From “Sermon 96” (ca. 400)

“If any would come after me, let them deny themselves, take up their cross and follow me.” The Lord’s command seems hard and difficult. And yet it is not hard and difficult given that it is the command of him who helps us in carrying out what he commands.

What was spoken to him in the voice of the psalmist is true: “Because of your command I have followed the hard road.” But true, also, are Christ’s own words: “My yoke is easy and my burden is light.” Or to put it another way, whatever is hard in the precept is made easy by love.

But what is the meaning of the words: “take up the cross”? It means we should bear whatever is troublesome; on that understanding alone can a person follow Christ. For when we begin to follow Christ in his character and teaching, we will encounter many who will contradict us, many who will try to forbid us, man who will seek actively to dissuade us from following Christ.
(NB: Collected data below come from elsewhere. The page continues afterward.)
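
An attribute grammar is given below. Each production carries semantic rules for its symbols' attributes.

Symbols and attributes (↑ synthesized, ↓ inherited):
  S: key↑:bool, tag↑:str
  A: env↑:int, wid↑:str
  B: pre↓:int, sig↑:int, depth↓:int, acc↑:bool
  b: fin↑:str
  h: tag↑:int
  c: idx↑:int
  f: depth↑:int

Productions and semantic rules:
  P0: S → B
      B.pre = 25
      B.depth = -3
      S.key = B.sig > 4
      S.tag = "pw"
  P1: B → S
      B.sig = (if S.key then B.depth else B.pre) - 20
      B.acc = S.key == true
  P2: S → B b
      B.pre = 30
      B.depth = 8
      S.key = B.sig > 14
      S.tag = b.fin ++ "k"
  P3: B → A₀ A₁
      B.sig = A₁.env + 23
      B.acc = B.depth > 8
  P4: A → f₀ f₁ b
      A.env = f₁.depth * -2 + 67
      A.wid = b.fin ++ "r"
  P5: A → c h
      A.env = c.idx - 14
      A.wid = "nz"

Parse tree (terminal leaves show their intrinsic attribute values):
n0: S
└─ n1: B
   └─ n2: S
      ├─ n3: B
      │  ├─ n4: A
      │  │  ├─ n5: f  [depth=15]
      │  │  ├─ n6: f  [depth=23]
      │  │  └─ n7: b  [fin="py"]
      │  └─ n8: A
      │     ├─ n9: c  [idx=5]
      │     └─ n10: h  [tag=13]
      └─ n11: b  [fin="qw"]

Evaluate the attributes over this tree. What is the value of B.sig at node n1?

5

1. n1.pre = 25  [25]
2. n1.depth = -3  [-3]
3. n3.pre = 30  [30]
4. n3.depth = 8  [8]
5. n5.depth = 15  [terminal]
6. n6.depth = 23  [terminal]
7. n7.fin = "py"  [terminal]
8. n4.env = 21  [f₁.depth * -2 + 67]
9. n4.wid = "pyr"  [b.fin ++ "r"]
10. n9.idx = 5  [terminal]
11. n10.tag = 13  [terminal]
12. n8.env = -9  [c.idx - 14]
13. n8.wid = "nz"  ["nz"]
14. n3.sig = 14  [A₁.env + 23]
15. n3.acc = false  [B.depth > 8]
16. n11.fin = "qw"  [terminal]
17. n2.key = false  [B.sig > 14]
18. n2.tag = "qwk"  [b.fin ++ "k"]
19. n1.sig = 5  [(if S.key then B.depth else B.pre) - 20]
20. n1.acc = false  [S.key == true]
21. n0.key = true  [B.sig > 4]
22. n0.tag = "pw"  ["pw"]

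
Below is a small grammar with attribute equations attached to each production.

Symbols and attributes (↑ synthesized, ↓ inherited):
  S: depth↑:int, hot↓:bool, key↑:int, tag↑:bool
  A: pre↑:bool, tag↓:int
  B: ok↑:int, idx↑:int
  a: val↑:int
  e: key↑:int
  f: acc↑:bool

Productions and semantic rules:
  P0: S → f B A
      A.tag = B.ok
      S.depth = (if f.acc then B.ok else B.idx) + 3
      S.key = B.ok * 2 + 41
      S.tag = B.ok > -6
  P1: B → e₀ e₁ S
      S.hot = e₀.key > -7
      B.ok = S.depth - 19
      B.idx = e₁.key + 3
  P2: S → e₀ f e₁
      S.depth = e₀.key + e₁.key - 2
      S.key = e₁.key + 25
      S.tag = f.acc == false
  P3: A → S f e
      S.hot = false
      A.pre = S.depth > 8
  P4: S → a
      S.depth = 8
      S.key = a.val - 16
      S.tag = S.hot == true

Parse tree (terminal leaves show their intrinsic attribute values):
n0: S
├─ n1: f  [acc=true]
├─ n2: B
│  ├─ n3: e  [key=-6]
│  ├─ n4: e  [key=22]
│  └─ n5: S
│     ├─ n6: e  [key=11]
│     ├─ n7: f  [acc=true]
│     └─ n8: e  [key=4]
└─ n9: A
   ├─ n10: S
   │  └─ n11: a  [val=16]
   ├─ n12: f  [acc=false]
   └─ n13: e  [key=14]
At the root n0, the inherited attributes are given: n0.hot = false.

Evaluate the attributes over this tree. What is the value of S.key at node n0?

1. n0.hot = false  [given at root]
2. n1.acc = true  [terminal]
3. n3.key = -6  [terminal]
4. n4.key = 22  [terminal]
5. n5.hot = true  [e₀.key > -7]
6. n6.key = 11  [terminal]
7. n7.acc = true  [terminal]
8. n8.key = 4  [terminal]
9. n5.depth = 13  [e₀.key + e₁.key - 2]
10. n5.key = 29  [e₁.key + 25]
11. n5.tag = false  [f.acc == false]
12. n2.ok = -6  [S.depth - 19]
13. n2.idx = 25  [e₁.key + 3]
14. n9.tag = -6  [B.ok]
15. n10.hot = false  [false]
16. n11.val = 16  [terminal]
17. n10.depth = 8  [8]
18. n10.key = 0  [a.val - 16]
19. n10.tag = false  [S.hot == true]
20. n12.acc = false  [terminal]
21. n13.key = 14  [terminal]
22. n9.pre = false  [S.depth > 8]
23. n0.depth = -3  [(if f.acc then B.ok else B.idx) + 3]
24. n0.key = 29  [B.ok * 2 + 41]
25. n0.tag = false  [B.ok > -6]

29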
Remember, the people who tried to prevent the blind man from calling out to Jesus were the same people who walked at Christ’s side. Whether, therefore, it is a matter of threats or flattery or prohibitions, if you wish to follow Christ, turn to the cross, endure, bear up, and refuse to give in.

It is in this world which is holy, good, reconciled, saved — or rather in the process of being saved, at the moment only saved in hope, as Scripture says: “in this hope were we saved” — in this world in which the Church tries to follow Christ in totality, Jesus calls out to people everywhere: “If any would come after me, let them deny themselves.”

St. Augustine (354-430) was a theologian and philosopher who served as Bishop of Hippo Regius in North Africa. He was a voluminous author, whose writings about God’s grace, the Sacraments, and the Church have been profoundly influential in the development of Western Christianity. His feast day is August 26.